One day Mum was ranting about the mess everywhere and how she couldn’t think straight because of everybody’s crap around the house. You could hear her coming up the stairs talking to herself about it. She came into Jack’s room with a pile of clean laundry. He had most of her coffee cups in there, all in various stages of penicillin. His sheets were balled up on the floor and his mattress was propped against the chest of drawers because he’d just been teaching me how to jump-slide down it. The bin was overflowing (and it stank) and the floor was so littered with books and bits of paper and caseless CDs that it was hard to know where to tread.

“Why,” said Mum, “do I bloody bother?” and she looked around, and then down at the ironed clothes she was fool enough to be carrying.

I could feel her slave speech coming on so I tried to blend into the wall.

Jack put his arm around her and said, “Come and look at this, Mum.” He stood her in front of the wardrobe, stood behind her with his hands on her shoulders. He was already way taller than her then. When he opened the doors, everything tumbled out like clothing lava. I think there was fruit peel and crisp packets in there too.

Mum sort of bellowed and made fists and screwed her eyes tight shut, and there was this quiet pause where I thought she was going to properly start. But Jack said, “No! No, that wasn’t it, that’s not what I wanted to show you, honest,” and he was laughing and refusing to let her get angry around him. I was so close to that place where laughing is bad and it’s impossible not to. I couldn’t look at him.

He pointed to the map and said, “This is the KNOWN UNIVERSE,” in a rumbling, half-serious voice like that man who does all the movie trailers.

Mum was still holding the laundry.
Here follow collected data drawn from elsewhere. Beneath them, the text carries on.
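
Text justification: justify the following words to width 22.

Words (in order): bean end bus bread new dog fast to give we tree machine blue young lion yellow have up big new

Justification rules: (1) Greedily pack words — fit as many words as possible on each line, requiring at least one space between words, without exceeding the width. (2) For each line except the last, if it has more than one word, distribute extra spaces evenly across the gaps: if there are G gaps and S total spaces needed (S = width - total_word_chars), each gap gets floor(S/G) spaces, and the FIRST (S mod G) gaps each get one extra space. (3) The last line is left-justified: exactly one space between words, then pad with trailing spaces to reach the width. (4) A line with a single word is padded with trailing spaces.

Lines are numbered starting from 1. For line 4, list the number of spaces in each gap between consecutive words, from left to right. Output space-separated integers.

Line 1: ['bean', 'end', 'bus', 'bread', 'new'] (min_width=22, slack=0)
Line 2: ['dog', 'fast', 'to', 'give', 'we'] (min_width=19, slack=3)
Line 3: ['tree', 'machine', 'blue'] (min_width=17, slack=5)
Line 4: ['young', 'lion', 'yellow', 'have'] (min_width=22, slack=0)
Line 5: ['up', 'big', 'new'] (min_width=10, slack=12)

Answer: 1 1 1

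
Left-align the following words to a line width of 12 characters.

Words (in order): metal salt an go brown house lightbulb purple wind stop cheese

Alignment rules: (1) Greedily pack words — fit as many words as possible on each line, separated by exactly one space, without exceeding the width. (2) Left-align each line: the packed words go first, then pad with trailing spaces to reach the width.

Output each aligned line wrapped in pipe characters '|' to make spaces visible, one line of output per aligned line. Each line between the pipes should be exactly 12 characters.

Answer: |metal salt  |
|an go brown |
|house       |
|lightbulb   |
|purple wind |
|stop cheese |

Derivation:
Line 1: ['metal', 'salt'] (min_width=10, slack=2)
Line 2: ['an', 'go', 'brown'] (min_width=11, slack=1)
Line 3: ['house'] (min_width=5, slack=7)
Line 4: ['lightbulb'] (min_width=9, slack=3)
Line 5: ['purple', 'wind'] (min_width=11, slack=1)
Line 6: ['stop', 'cheese'] (min_width=11, slack=1)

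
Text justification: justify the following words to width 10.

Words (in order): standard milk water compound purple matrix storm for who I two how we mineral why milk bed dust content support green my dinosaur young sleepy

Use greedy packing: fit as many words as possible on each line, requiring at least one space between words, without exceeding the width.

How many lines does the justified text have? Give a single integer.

Answer: 17

Derivation:
Line 1: ['standard'] (min_width=8, slack=2)
Line 2: ['milk', 'water'] (min_width=10, slack=0)
Line 3: ['compound'] (min_width=8, slack=2)
Line 4: ['purple'] (min_width=6, slack=4)
Line 5: ['matrix'] (min_width=6, slack=4)
Line 6: ['storm', 'for'] (min_width=9, slack=1)
Line 7: ['who', 'I', 'two'] (min_width=9, slack=1)
Line 8: ['how', 'we'] (min_width=6, slack=4)
Line 9: ['mineral'] (min_width=7, slack=3)
Line 10: ['why', 'milk'] (min_width=8, slack=2)
Line 11: ['bed', 'dust'] (min_width=8, slack=2)
Line 12: ['content'] (min_width=7, slack=3)
Line 13: ['support'] (min_width=7, slack=3)
Line 14: ['green', 'my'] (min_width=8, slack=2)
Line 15: ['dinosaur'] (min_width=8, slack=2)
Line 16: ['young'] (min_width=5, slack=5)
Line 17: ['sleepy'] (min_width=6, slack=4)
Total lines: 17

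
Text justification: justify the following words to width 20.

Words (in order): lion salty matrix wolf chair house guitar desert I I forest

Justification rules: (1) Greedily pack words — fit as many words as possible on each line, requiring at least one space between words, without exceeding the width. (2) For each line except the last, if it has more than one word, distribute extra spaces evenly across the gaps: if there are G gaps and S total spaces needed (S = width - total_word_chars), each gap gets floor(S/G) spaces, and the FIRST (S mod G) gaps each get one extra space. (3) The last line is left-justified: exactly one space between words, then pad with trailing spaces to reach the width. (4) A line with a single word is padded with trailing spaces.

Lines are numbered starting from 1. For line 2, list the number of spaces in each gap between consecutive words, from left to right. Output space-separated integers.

Answer: 3 3

Derivation:
Line 1: ['lion', 'salty', 'matrix'] (min_width=17, slack=3)
Line 2: ['wolf', 'chair', 'house'] (min_width=16, slack=4)
Line 3: ['guitar', 'desert', 'I', 'I'] (min_width=17, slack=3)
Line 4: ['forest'] (min_width=6, slack=14)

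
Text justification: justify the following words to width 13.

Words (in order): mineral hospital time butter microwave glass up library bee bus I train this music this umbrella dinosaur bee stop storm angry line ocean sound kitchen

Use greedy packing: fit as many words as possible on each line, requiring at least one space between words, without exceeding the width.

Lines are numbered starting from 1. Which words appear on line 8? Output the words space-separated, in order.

Line 1: ['mineral'] (min_width=7, slack=6)
Line 2: ['hospital', 'time'] (min_width=13, slack=0)
Line 3: ['butter'] (min_width=6, slack=7)
Line 4: ['microwave'] (min_width=9, slack=4)
Line 5: ['glass', 'up'] (min_width=8, slack=5)
Line 6: ['library', 'bee'] (min_width=11, slack=2)
Line 7: ['bus', 'I', 'train'] (min_width=11, slack=2)
Line 8: ['this', 'music'] (min_width=10, slack=3)
Line 9: ['this', 'umbrella'] (min_width=13, slack=0)
Line 10: ['dinosaur', 'bee'] (min_width=12, slack=1)
Line 11: ['stop', 'storm'] (min_width=10, slack=3)
Line 12: ['angry', 'line'] (min_width=10, slack=3)
Line 13: ['ocean', 'sound'] (min_width=11, slack=2)
Line 14: ['kitchen'] (min_width=7, slack=6)

Answer: this music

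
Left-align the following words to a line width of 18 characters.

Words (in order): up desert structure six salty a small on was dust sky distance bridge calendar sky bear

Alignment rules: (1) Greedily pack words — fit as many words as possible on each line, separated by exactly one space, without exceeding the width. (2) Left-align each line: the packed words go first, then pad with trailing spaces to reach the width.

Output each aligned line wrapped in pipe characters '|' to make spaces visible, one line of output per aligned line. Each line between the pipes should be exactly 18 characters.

Line 1: ['up', 'desert'] (min_width=9, slack=9)
Line 2: ['structure', 'six'] (min_width=13, slack=5)
Line 3: ['salty', 'a', 'small', 'on'] (min_width=16, slack=2)
Line 4: ['was', 'dust', 'sky'] (min_width=12, slack=6)
Line 5: ['distance', 'bridge'] (min_width=15, slack=3)
Line 6: ['calendar', 'sky', 'bear'] (min_width=17, slack=1)

Answer: |up desert         |
|structure six     |
|salty a small on  |
|was dust sky      |
|distance bridge   |
|calendar sky bear |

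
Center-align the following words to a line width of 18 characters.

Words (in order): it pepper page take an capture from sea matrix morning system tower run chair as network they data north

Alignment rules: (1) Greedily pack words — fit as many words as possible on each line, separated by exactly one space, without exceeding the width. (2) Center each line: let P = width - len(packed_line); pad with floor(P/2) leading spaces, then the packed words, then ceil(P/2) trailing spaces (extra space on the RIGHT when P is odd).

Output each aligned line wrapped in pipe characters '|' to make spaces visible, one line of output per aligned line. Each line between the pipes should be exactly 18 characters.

Line 1: ['it', 'pepper', 'page'] (min_width=14, slack=4)
Line 2: ['take', 'an', 'capture'] (min_width=15, slack=3)
Line 3: ['from', 'sea', 'matrix'] (min_width=15, slack=3)
Line 4: ['morning', 'system'] (min_width=14, slack=4)
Line 5: ['tower', 'run', 'chair', 'as'] (min_width=18, slack=0)
Line 6: ['network', 'they', 'data'] (min_width=17, slack=1)
Line 7: ['north'] (min_width=5, slack=13)

Answer: |  it pepper page  |
| take an capture  |
| from sea matrix  |
|  morning system  |
|tower run chair as|
|network they data |
|      north       |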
She rolled her eyes and started to speak, but Jack stopped her. He had the broken aerial of his radio in his hand and he was using it to point at the map like a teacher, like a weather man.

“This tiny dot,” he said, “is PLANET EARTH. And that lives in this cylinder here, which is our SOLAR SYSTEM. That’s the sun and all the planets, right? You knew that.”

Mum’s foot was tapping, double-time, like, “Let’s get this over with”.

“Now this cylinder, our solar system, with the sun and the planets and everything, is this tiny dot in this cylinder which is the NEIGHBOUR GROUP.” He paused for effect, like he was looking at a class of scientists.

“And the neighbour group is now this tiny dot in this next cylinder which is a SUPER CLUSTER. Are you getting this?”

There were five or six cylinders altogether and the last one was the KNOWN UNIVERSE.

“The KNOWN UNIVERSE’ he said to her over and over again. “THE KNOWN.”

Mum said, “What does this have to do with anything?”

“Well,” Jack said with his hands outstretched and this “love me” look on his face. “How important is a tidy room now, in the scheme of things? Where does it register on the map?”

Mum laughed then and so could we. Jack gave her this big bear hug and she said he was far too smart for his own good. She threw his clean clothes on top of everything else on the floor.

And she said, “You still have to tidy up.”

Like I said. One of those people who make a room more interesting when they’re in it.

I’m not saying Jack’s perfect. I’m not pretending he hasn’t wound me up or kicked me too hard or made me eat mud and stuff like that, because of course he has. Maybe all brothers do. It’s just that he also looked after me and made me laugh and told me I was cool and taught me things nobody else but your big brother can.

So I miss him.

We all miss him.

We’ve been missing him for more than two years now. And it’s never going to end.